Ekonom Universitas Indonesia (UI) Lana Soelastianingsih mengatakan optimistis kinerja pertumbuhan ekonomi itu bisa mendatangkan berbagai investasi bilateral di antara negara G20. Pasalnya, capaian kuantitatis Indonesia menandakan Indonesia sebagai negara berkembang masih memiliki potensi. Namun perlu diingat, posisi Indonesia dari segi Produk Domestik Bruto (PDB) yang merupakan nilai barang dan jasa yang dihasilkan di suatu negara dalam kurun waktu satu tahun, yang berasal dari seluruh warga dan perusahaan yang berdomisili di negara tersebut, termasuk perusahaan dan warga asing. Dengan jumlah penduduk yang besar seharusnya Indonesia mampu menggenjot angka PDB. Sayangnya seperti yang Wakil Ketua Umum Kadin Shinta Widjaja Kamdani katakan, negara G20 yang berhasil menggenjot PDB seperti China, India, dan Rusia tidak terlepas dari upaya industrialisasi besar-besaran. Mereka, katanya, menggenjot pertumbuhan ekonomi melalui industrialisasi, investasi, dan perdagangan di samping memaksimalkan kekuatan pasar domestik. Artinya pertumbuhan ekonomi di indonesia akan kebanyakan ditopang oleh investasi asing dan kepemilikan asing bukan milik indonesia untuk memaksa pertumbuhan ekonomi yang harus mengundang investasi asing dan kerjasama bilateral dengan negara lain dengan membangun industrialisasi di indonesia dengan menyampingkan pasar Domestik.
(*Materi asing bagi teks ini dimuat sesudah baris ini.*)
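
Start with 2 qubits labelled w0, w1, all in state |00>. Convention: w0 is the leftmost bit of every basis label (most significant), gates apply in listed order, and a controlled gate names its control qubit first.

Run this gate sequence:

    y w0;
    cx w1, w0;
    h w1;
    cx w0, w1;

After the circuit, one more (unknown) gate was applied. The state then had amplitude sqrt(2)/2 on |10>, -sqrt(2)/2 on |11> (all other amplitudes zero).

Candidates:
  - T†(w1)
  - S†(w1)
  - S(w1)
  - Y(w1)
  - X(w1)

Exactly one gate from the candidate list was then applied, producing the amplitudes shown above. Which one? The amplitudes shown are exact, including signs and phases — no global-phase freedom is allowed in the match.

The unique candidate consistent with the amplitudes is Y(w1).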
Ditambah tidak berkembangnya PDB Indonesia antara lain pasar domestik harus bersaing ketat dengan prodak asing hingga mustahil untuk Indonesia yang memiliki penduduk yang besar untuk memiliki perekonomian mandiri dan meningkatkan PDB. Maka, KTT G20 ini hanya sebuah wacana ilusi yang dibuat untuk menjadikan peneguhkan Posisi Indonesia dan Negeri Berkembang Lainnya Sebagai Objek Proyek Liberalisasi Pasar Global dan kecilnya peluang Indonesia dan negara-negara non ideologis lainnya sebagai negara pengekor memenangi persaingan dalam proyek liberalisasi pasar bebas ini.
Pada hakekatnya perjanjian-perjanjian dan konferensi-k9nferensi internasional hanyalah alat politik negara-negara kapitalis untuk melegalisasi penjajahan, lihat peran AS, china dan eropa dalam G20 mereka merupakan negara yang memiliki produk dalam skala industrial dan tidak sama halnya Indonesia. Seharusnya Indonesia dan negeri muslim lainnya berpegang teguh pada ideologi Islam sebagai modal utama untuk bangkit menjadi negara yang kuat, mandiri dan punya bargaining position di hadapan bangsa lainnya. Pertumbuhan ekonomi dikelola sendiri tanpa investasi dan perjanjian melilit lainnya. Sistem islam juga memiliki aturan dalam mendapatkan keuangan secara mandiri dan pendistribusian harta yang rapi hingga negara tidak memerlukan negara lain untuk menopang perekonomian negara islam. Namun sebaliknya, Negara lainlah yang membutuhkan kerjasama dengan Daulah sebagai peningkatan perekonomian negaranya dengan syarat dan ketentuan yang sesuai dengan hukum syariat.